Question

A \[600pF\]capacitor is charged by a 200V supply. It is then disconnected from the supply and is connected to another uncharged \[600pF\]capacitor. What are the common potential (in V) and energy lost (in J) after reconnection?
(A) 100, \[6 \times {10^{ - 6}}\]
(B) 200, \[6 \times {10^{ - 5}}\]
(C) 200, \[5 \times {10^{ - 6}}\]
(D) 100, \[6 \times {10^{ - 5}}\]

Answer 1

Hint: In this question, we need to determine the common potential (in V) and energy lost (in J) after reconnection of the uncharged capacitor with the battery. For this, we will use the relation between the capacitor, voltage supply and energy stored in a capacitor.
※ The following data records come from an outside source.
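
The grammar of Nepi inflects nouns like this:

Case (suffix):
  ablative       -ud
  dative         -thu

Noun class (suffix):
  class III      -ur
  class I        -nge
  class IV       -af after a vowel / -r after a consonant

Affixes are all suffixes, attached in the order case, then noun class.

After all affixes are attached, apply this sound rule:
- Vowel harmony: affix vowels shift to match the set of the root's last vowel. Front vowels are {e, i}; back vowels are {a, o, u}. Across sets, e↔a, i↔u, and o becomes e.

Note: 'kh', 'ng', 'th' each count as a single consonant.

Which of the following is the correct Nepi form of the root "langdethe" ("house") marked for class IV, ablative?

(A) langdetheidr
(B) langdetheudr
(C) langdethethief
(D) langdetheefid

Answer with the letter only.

Attach case ablative -ud → langdetheud.
Attach noun class class IV -r (after consonant 'd') → langdetheudr.
Apply vowel harmony: langdetheudr → langdetheidr.
So the correct form is langdetheidr, option (A).
(B) langdetheudr is wrong: it fails to apply the sound rule(s).
(C) langdethethief is wrong: it uses dative instead of ablative for case.
(D) langdetheefid is wrong: it has the affixes in the wrong order.

A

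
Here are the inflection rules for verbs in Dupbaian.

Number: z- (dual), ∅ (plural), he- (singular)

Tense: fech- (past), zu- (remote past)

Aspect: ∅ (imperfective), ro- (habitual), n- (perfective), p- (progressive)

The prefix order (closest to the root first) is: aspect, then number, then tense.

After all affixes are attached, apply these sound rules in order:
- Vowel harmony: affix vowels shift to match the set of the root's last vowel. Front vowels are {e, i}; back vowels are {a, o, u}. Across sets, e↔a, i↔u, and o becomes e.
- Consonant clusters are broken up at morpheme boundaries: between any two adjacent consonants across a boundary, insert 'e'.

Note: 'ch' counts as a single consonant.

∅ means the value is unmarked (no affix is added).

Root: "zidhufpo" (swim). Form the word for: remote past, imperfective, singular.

zuhazidhufpo

aspect = imperfective: zero marking, form stays zidhufpo.
Attach number singular he- → hezidhufpo.
Attach tense remote past zu- → zuhezidhufpo.
Apply vowel harmony: zuhezidhufpo → zuhazidhufpo.
Epenthesis: no change.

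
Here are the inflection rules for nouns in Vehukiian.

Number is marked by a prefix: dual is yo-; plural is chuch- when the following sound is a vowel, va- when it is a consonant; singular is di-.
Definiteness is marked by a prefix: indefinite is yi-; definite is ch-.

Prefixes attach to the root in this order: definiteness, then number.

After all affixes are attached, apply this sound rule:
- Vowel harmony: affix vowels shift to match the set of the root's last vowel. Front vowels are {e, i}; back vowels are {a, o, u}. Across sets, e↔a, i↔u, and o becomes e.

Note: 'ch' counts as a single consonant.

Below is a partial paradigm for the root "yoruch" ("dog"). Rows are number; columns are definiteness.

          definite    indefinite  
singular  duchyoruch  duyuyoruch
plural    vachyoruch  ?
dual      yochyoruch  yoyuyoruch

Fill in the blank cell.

vayuyoruch

Attach definiteness indefinite yi- → yiyoruch.
Attach number plural va- (before consonant 'y') → vayiyoruch.
Apply vowel harmony: vayiyoruch → vayuyoruch.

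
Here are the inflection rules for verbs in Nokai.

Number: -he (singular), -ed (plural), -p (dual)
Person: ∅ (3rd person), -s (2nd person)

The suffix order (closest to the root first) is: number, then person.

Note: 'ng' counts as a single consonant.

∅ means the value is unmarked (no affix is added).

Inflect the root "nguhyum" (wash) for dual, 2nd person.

Attach number dual -p → nguhyump.
Attach person 2nd person -s → nguhyumps.

nguhyumps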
Complete step by step answer:
The capacitance of the capacitor \[C = 600pF = 600 \times {10^{ - 12}}F\]
Initial potential difference\[V = 200V\]
We know that the energy stored in a capacitor is given by the formula
\[E = \dfrac{1}{2}C{V^2} - - (i)\]
Now substitute the value of capacitance and the voltage in the equation (i); hence we get
\[
E = \dfrac{1}{2}C{V^2} \\
\Rightarrow E= \dfrac{1}{2} \times 600 \times {10^{ - 12}} \times {\left( {200} \right)^2} \\
\Rightarrow E= 1.2 \times {10^{ - 5}}J \\
 \]
So the energy stored in the capacitor when it was connected to the supply is\[ = 1.2 \times {10^{ - 5}}J\]
Now it is said that the capacitor is disconnected from the supply and it is connected to another uncharged \[600pF\]capacitor; hence the effective capacitance will be
\[
{C_{effective}} = \dfrac{{600 \times 600}}{{600 + 600}} \\
\Rightarrow{C_{effective}}= \dfrac{{360000}}{{1200}} \\
\Rightarrow{C_{effective}}= 300pF \\
 \]
So the energy stored in a capacitor will become
\[E' = \dfrac{1}{2}C'{V^2} - - (ii)\]
Now substitute the value of effective capacitance and the voltage in the equation (ii), we get
\[
E' = \dfrac{1}{2}C'{V^2} \\
\Rightarrow E’= \dfrac{1}{2} \times \left( {300 \times {{10}^{ - 12}}} \right) \times 200 \times 200 \\
\Rightarrow E’= 0.6 \times {10^{ - 5}}J \\
\]
Hence the loss in stored energy will be
\[
\Rightarrow E - E' \\
\Rightarrow 1.2 \times {10^{ - 5}} - 0.6 \times {10^{ - 5}} \\
\Rightarrow 6 \times {10^{ - 6}}J \\
 \]
Let the capacitor which was charged be\[{Q_1}\]and the uncharged capacitor be\[{Q_2}\]and\[{Q'_1}\], \[{Q'_2}\]be charge after they are connected together; hence we can write
\[{Q_1} + {Q_2} = {Q'_1} + {Q'_2} - - (iii)\]
Where \[{Q_2} = 0\]initially it was not connected, hence we can write equation (iii) as
\[
{Q_1} + {Q_2} = {{Q'}_1} + {{Q'}_2} \\
\Rightarrow{C_1} \times 200 + 0 = {C_1} \times {V_C} + {C_2} \times {V_C} \\
\Rightarrow{V_C}\left( {{C_1} + {C_2}} \right) = {C_1} \times 200 \\
\Rightarrow{V_C} = \dfrac{{{C_1}}}{{{C_1} + {C_2}}} \times 200 \\
 \]
Hence by substituting the value of capacitance we get
\[
{V_C} = \dfrac{{{C_1}}}{{{C_1} + {C_2}}} \times 200 \\
\Rightarrow{V_C} = \dfrac{{600}}{{600 + 600}} \times 200 \\
\Rightarrow{V_C} = 100V \\
 \]
Hence the common potential \[{V_C} = 100V\] and option A is the correct.

Note: It is interesting to note here that the equivalent capacitance follows the inverse rule of the resistances connected in series and/or parallel connections. Moreover, the product of the capacitance of the capacitor and the voltage across it results in charge of the capacitor.